Introduction
The
Negev Desert has the shape of an inverted triangle with its summit
in Eilat on the Red Sea and its base along a line that connects the
seashore city of Gaza to the oasis of Ein Gedi. With a maximum length
of 250 kilometers from the north to the south and a minimal width
of 125 kilometers from the west to the east, this desert covers an
area of more than 12,000 square kilometers. Geographers identify many
distinct regions: the plain on the coast where the Gaza strip stretches
out connecting Judea in the north to the Palestinian plain of El Arish
in the southwest; to the east, the Negev plain borders the Beersheva
Basin through which the wadi bearing the same name passes; the Negev
mountains consolidate the mountainous zone, hollowed out with craters
and dominated by the Ramon Mountain that rises to 1,035 meters; the
Faran or Paran Plateau; the Arava Valley that runs along the Syro-African
depression and the mountains of Eilat. In the center of the Negev,
the summits vary from an altitude of 900 meters to 1,035 meters.

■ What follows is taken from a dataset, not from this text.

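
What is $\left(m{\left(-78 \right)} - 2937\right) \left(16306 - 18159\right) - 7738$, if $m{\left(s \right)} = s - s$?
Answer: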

Three
machtechim – rocky depressions in the shape of mortars – form a landscape
that is unlike any other in the world: the machtech Ramon (30 kilometers
long and 8 kilometers wide), the machtech ha-Gadol and the machtech
ha-Katan. Temperature changes are abrupt and the precipitation rate
is among the lowest: 250 millimeters in the north, 50 to 100 millimeters
in the center and 25 to 50 millimeters in the Arava and the surrounding
areas of Eilat.

A drainage bed, the Nahal Bsor, which feeds the Nahal Beersheva, the
Nahal Hebron and the Nahal Grar, flows across the Beersheva Basin
from the southeast to the northwest. Usually dry, these rivers know
only rare and fierce floods during the rain season. The Beersheva
Basin that climbs towards the east from about 100 meters to 500 meters
is considered to be a semi-desert zone while the rest of the Negev,
with the exception perhaps of the high summits in the center, is considered
to be a desert zone. The capital of the Negev, Beersheva, literally
sprung from the sands about four kilometers from the Biblical site
of Beersheva where archeological excavations have uncovered some vestiges
– pottery, stone and metal tools and especially some ivory statuettes
– which date back to the Bronze Age.